Logically, after you have a “first” then you have a “second” and a “third” and a “fourth” and a “fifth.” And obviously, I have had my share of these. The days have begun to blur together in a whirl of tiny children, yoga classes, and morning, afternoon, and night markets. Everything has become slightly more familiar. I have found my mango and sticky rice stand (very important), a yoga studio, and the best pad thai food cart. While teaching is still a struggle, it has gotten a little easier. I have become more confident in front of my classroom. My lessons plans have become guidelines rather than concrete plans and activities I plan now take a proper amount of time, rather than five minutes. I know all of the student’s names and now have a mountain of grading to do. Even so, by the end of the school day, I hardly want to look at yet another “Body Parts” worksheet and sometimes I think if I hear another high-pitched “Teacher, Teacher” I may go crazy, but I’ve learned to take a deep breath, plug in my headphones, and eat my grumpiness away.

This past weekend, I went to Bangkok with one of my co-fellows, Aly. I got my first Thai massage. While I have gotten a few massages in my life, a traditional Thai massage was a whole different experience. She put my body in places that I wasn’t sure it could go and continued to pull and push until my body gave way. The masseurs twisted my back until I was cut in half with very loud and potentially concerning cracks sounding as my body was shifted.

In my yoga teacher training, I learned that twists detoxify your body, but as these toxins are released, a person can become emotional. When I stopped concentrating on the pain going through my body, my mind began to wander. Am I really qualified to be teaching 250 second and third graders English? Will I survive nine months? (Of course, I do tend towards the dramatic). After being untwisted, I could sit a little straighter and bend backwards a little farther, but how long would this adjustment last? How much work would it take to maintain my new flexibility?

And so, now I am in a period of adjustment. I am being pulled towards my past and pushed towards my present.

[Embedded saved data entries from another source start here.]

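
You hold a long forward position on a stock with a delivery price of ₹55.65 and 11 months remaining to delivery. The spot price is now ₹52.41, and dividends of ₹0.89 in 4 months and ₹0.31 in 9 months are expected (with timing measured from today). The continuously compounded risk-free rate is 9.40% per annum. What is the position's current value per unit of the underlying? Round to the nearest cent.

₹0.20

PV(remaining dividends) I = 0.89·e^(−0.0940·4/12) + 0.31·e^(−0.0940·9/12) = 1.1514
Current forward F = (S − I)·e^(rT) = (52.41 − 1.1514)·e^(0.0940·11/12) = 51.2586 × 1.089988 = 55.8713
Value (long) = (F − K)·e^(−rT) = (55.8713 − 55.65) × 0.917441 = 0.2030
Value = ₹0.20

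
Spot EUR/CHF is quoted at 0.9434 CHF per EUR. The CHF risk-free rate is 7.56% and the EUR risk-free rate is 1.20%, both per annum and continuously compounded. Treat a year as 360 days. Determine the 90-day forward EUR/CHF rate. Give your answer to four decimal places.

F = S·e^((r_CHF − r_EUR)T) = 0.9434 · e^((0.0756 − 0.0120) × 90/360)
= 0.9434 · e^0.015900 = 0.9434 × 1.016027
F = 0.9585 CHF per EUR

0.9585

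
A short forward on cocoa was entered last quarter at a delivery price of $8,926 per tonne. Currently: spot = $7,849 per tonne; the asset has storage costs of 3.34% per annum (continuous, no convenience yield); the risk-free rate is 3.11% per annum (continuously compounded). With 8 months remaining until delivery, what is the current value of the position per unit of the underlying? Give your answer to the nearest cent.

$717.11 per tonne

Current fair forward for the remaining 8 months: F = S·e^((r + u)·T), (r + u) = 0.0311 + 0.0334 = 0.0645
F = 7849 · e^(0.0645 × 8/12) = 7849 × 1.04393789 = 8193.8685
Value of long forward = (F − K)·e^(−rT) = (8193.8685 − 8926) · e^(−0.0311·8/12)
= -732.1315 × 0.97948012 = -717.11
Short position value = −(long value) = $717.11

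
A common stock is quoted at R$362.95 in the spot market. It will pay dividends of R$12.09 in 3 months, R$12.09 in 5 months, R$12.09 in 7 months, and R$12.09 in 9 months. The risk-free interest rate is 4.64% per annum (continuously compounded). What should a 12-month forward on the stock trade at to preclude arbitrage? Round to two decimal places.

R$330.69

PV(dividends) I = 12.09·e^(−0.0464·3/12) + 12.09·e^(−0.0464·5/12) + 12.09·e^(−0.0464·7/12) + 12.09·e^(−0.0464·9/12)
I = 11.9506 + 11.8585 + 11.7672 + 11.6765 = 47.2528
F = (S − I)·e^(rT) = (362.95 − 47.2528) · e^(0.0464·12/12)
= 315.6972 · e^0.046400 = 315.6972 × 1.047493 = R$330.69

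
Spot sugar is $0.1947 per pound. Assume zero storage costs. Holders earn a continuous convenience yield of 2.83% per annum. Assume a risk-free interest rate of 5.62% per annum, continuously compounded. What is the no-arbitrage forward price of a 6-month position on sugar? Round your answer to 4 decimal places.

Net carry = r + u − y = 0.0562 + 0.0000 − 0.0283 = 0.0279
F = S·e^((r+u−y)T) = 0.1947 · e^(0.0279 × 6/12) = 0.1947 · e^0.013950
= 0.1947 × 1.014048 = $0.1974 per pound

$0.1974 per pound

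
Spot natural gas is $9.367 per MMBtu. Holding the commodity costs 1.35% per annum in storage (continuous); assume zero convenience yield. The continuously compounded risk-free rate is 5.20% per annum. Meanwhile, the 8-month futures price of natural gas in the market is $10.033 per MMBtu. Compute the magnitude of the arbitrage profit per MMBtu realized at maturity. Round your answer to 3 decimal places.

Fair futures: F* = S·e^(carry·T), with carry = (r + u) = 0.0520 + 0.0135 = 0.0655
F* = 9.367 · e^(0.0655 × 8/12) = 9.367 · e^0.043667 = 9.367 × 1.044634 = $9.7851
Market $10.033 > fair $9.7851: forward overpriced → cash-and-carry (buy spot, short the forward).
At maturity, profit = |F_mkt − F*| = |10.033 − 9.7851| = $0.248 per MMBtu

$0.248 per MMBtu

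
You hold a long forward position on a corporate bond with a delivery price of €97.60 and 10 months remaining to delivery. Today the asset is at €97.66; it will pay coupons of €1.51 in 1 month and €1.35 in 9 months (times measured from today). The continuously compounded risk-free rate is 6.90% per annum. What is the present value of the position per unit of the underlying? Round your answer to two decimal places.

PV(remaining coupons) I = 1.51·e^(−0.0690·1/12) + 1.35·e^(−0.0690·9/12) = 2.7833
Current forward F = (S − I)·e^(rT) = (97.66 − 2.7833)·e^(0.0690·10/12) = 94.8767 × 1.059185 = 100.4920
Value (long) = (F − K)·e^(−rT) = (100.4920 − 97.60) × 0.944122 = 2.7304
Value = €2.73

€2.73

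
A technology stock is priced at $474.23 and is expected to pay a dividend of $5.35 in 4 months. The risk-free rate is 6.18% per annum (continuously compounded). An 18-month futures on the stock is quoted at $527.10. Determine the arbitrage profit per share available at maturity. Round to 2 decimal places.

$12.56 per share

PV(dividends) I = 5.35·e^(−0.0618·4/12) = 5.2409
Fair futures F* = (S − I)·e^(rT) = (474.23 − 5.2409)·e^0.092700 = 468.9891 × 1.097133 = 514.5434
Market $527.10 > fair 514.5434: forward overpriced → cash-and-carry (borrow at r, buy the stock and collect the dividends, short the forward).
Profit at T = |F_mkt − F*| = |527.10 − 514.5434| = $12.56 per share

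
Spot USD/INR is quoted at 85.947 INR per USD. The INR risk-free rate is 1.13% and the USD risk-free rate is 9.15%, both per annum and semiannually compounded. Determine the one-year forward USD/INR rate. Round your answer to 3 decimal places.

79.482

By covered interest parity, F = S · (1+r_INR/2)^(2T) / (1+r_USD/2)^(2T)
= 85.947 × 1.011332 / 1.093593 = 85.947 × 0.924779
F = 79.482 INR per USD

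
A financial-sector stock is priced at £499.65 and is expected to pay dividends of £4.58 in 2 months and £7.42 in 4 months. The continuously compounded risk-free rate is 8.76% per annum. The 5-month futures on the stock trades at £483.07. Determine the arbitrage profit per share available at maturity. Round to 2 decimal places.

PV(dividends) I = 4.58·e^(−0.0876·2/12) + 7.42·e^(−0.0876·4/12) = 11.7201
Fair futures F* = (S − I)·e^(rT) = (499.65 − 11.7201)·e^0.036500 = 487.9299 × 1.037174 = 506.0682
Market £483.07 < fair 506.0682: forward underpriced → reverse cash-and-carry (short the stock, invest proceeds at r, pay the dividends, go long the forward).
Profit at T = |F_mkt − F*| = |483.07 − 506.0682| = £23.00 per share

£23.00 per share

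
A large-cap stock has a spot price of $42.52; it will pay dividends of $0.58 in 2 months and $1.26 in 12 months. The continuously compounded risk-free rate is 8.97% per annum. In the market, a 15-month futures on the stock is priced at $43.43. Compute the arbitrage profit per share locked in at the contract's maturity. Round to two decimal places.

PV(dividends) I = 0.58·e^(−0.0897·2/12) + 1.26·e^(−0.0897·12/12) = 1.7233
Fair futures F* = (S − I)·e^(rT) = (42.52 − 1.7233)·e^0.112125 = 40.7967 × 1.118653 = 45.6374
Market $43.43 < fair 45.6374: forward underpriced → reverse cash-and-carry (short the stock, invest proceeds at r, pay the dividends, go long the forward).
Profit at T = |F_mkt − F*| = |43.43 − 45.6374| = $2.21 per share

$2.21 per share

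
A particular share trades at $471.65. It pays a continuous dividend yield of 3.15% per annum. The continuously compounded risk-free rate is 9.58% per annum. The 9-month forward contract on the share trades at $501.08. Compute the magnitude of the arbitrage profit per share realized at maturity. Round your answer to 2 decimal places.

$6.13 per share

Fair forward: F* = S·e^(carry·T), with carry = (r − q) = 0.0958 − 0.0315 = 0.0643
F* = 471.65 · e^(0.0643 × 9/12) = 471.65 · e^0.048225 = 471.65 × 1.049407 = $494.9528
Market $501.08 > fair $494.9528: forward overpriced → cash-and-carry (buy spot, short the forward).
At maturity, profit = |F_mkt − F*| = |501.08 − 494.9528| = $6.13 per share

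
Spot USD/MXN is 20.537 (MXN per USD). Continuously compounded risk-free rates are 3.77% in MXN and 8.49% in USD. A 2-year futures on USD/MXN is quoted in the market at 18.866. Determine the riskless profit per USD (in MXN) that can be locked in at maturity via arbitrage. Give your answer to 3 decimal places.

0.179 per USD (in MXN)

Fair futures: F* = S·e^(carry·T), with carry = (r_MXN − r_USD) = 0.0377 − 0.0849 = -0.0472
F* = 20.537 · e^(-0.0472 × 2) = 20.537 · e^-0.094400 = 20.537 × 0.909919 = 18.6870
Market 18.866 > fair 18.6870: forward overpriced → cash-and-carry (buy spot, short the forward).
At maturity, profit = |F_mkt − F*| = |18.866 − 18.6870| = 0.179 per USD (in MXN)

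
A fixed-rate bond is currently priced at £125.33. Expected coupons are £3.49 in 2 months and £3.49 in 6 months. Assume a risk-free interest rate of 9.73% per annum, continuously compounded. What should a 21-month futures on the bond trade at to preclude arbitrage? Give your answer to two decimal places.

£140.58

PV(coupons) I = 3.49·e^(−0.0973·2/12) + 3.49·e^(−0.0973·6/12)
I = 3.4339 + 3.3243 = 6.7582
F = (S − I)·e^(rT) = (125.33 − 6.7582) · e^(0.0973·21/12)
= 118.5718 · e^0.170275 = 118.5718 × 1.185631 = £140.58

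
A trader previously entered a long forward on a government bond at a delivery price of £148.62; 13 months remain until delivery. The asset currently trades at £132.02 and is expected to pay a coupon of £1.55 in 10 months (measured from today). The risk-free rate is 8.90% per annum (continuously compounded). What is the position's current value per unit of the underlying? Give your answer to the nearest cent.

PV(remaining coupons) I = 1.55·e^(−0.0890·10/12) = 1.4392
Current forward F = (S − I)·e^(rT) = (132.02 − 1.4392)·e^(0.0890·13/12) = 130.5808 × 1.101218 = 143.7979
Value (long) = (F − K)·e^(−rT) = (143.7979 − 148.62) × 0.908086 = -4.3789
Value = -£4.38

-£4.38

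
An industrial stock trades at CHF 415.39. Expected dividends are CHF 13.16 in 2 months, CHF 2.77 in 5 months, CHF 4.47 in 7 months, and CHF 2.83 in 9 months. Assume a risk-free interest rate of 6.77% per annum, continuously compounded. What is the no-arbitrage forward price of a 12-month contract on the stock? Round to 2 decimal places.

PV(dividends) I = 13.16·e^(−0.0677·2/12) + 2.77·e^(−0.0677·5/12) + 4.47·e^(−0.0677·7/12) + 2.83·e^(−0.0677·9/12)
I = 13.0123 + 2.6930 + 4.2969 + 2.6899 = 22.6921
F = (S − I)·e^(rT) = (415.39 − 22.6921) · e^(0.0677·12/12)
= 392.6979 · e^0.067700 = 392.6979 × 1.070044 = CHF 420.20

CHF 420.20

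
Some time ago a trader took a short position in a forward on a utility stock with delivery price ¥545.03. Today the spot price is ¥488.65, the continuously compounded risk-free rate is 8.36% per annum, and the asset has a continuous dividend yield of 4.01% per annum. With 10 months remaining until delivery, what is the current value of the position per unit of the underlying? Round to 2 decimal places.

Current fair forward for the remaining 10 months: F = S·e^((r − q)·T), (r − q) = 0.0836 − 0.0401 = 0.0435
F = 488.65 · e^(0.0435 × 10/12) = 488.65 × 1.036915 = 506.6885
Value of long forward = (F − K)·e^(−rT) = (506.6885 − 545.03) · e^(−0.0836·10/12)
= -38.3415 × 0.932705 = -35.76
Short position value = −(long value) = ¥35.76

¥35.76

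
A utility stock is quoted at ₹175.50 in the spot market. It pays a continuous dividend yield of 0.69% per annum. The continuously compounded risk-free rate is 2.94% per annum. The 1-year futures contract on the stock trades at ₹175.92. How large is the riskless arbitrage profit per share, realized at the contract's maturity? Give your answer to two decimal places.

Fair futures: F* = S·e^(carry·T), with carry = (r − q) = 0.0294 − 0.0069 = 0.0225
F* = 175.50 · e^(0.0225 × 1) = 175.50 · e^0.022500 = 175.50 × 1.022755 = ₹179.4935
Market ₹175.92 < fair ₹179.4935: forward underpriced → reverse cash-and-carry (short spot, go long the forward).
At maturity, profit = |F_mkt − F*| = |175.92 − 179.4935| = ₹3.57 per share

₹3.57 per share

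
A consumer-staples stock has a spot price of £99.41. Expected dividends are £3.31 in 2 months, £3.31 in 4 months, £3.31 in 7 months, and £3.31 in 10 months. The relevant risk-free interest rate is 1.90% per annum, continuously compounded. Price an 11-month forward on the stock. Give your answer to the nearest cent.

£87.81

PV(dividends) I = 3.31·e^(−0.0190·2/12) + 3.31·e^(−0.0190·4/12) + 3.31·e^(−0.0190·7/12) + 3.31·e^(−0.0190·10/12)
I = 3.2995 + 3.2891 + 3.2735 + 3.2580 = 13.1201
F = (S − I)·e^(rT) = (99.41 − 13.1201) · e^(0.0190·11/12)
= 86.2899 · e^0.017417 = 86.2899 × 1.017570 = £87.81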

I am working towards finding a balance between living here in Nan and being homesick for my comfort with my family. I miss my friends, but I am making new ones. I have entered an entirely different community from my own, complete with a large language barrier that I am just discovering how to overcome. Smiles and nods go a long way, but I hope to learn enough Thai to at least have simple conversations to accompany the friendly eyes and open hearts.

So as I was getting twisted and turned, pushed and pulled, my body resisted her manipulations until it could take no more and finally relaxed into my masseur’s able hands.

And I can definitely say that the next day after my massage, I was sufficiently sore. But what is a life if you are not a little sore after?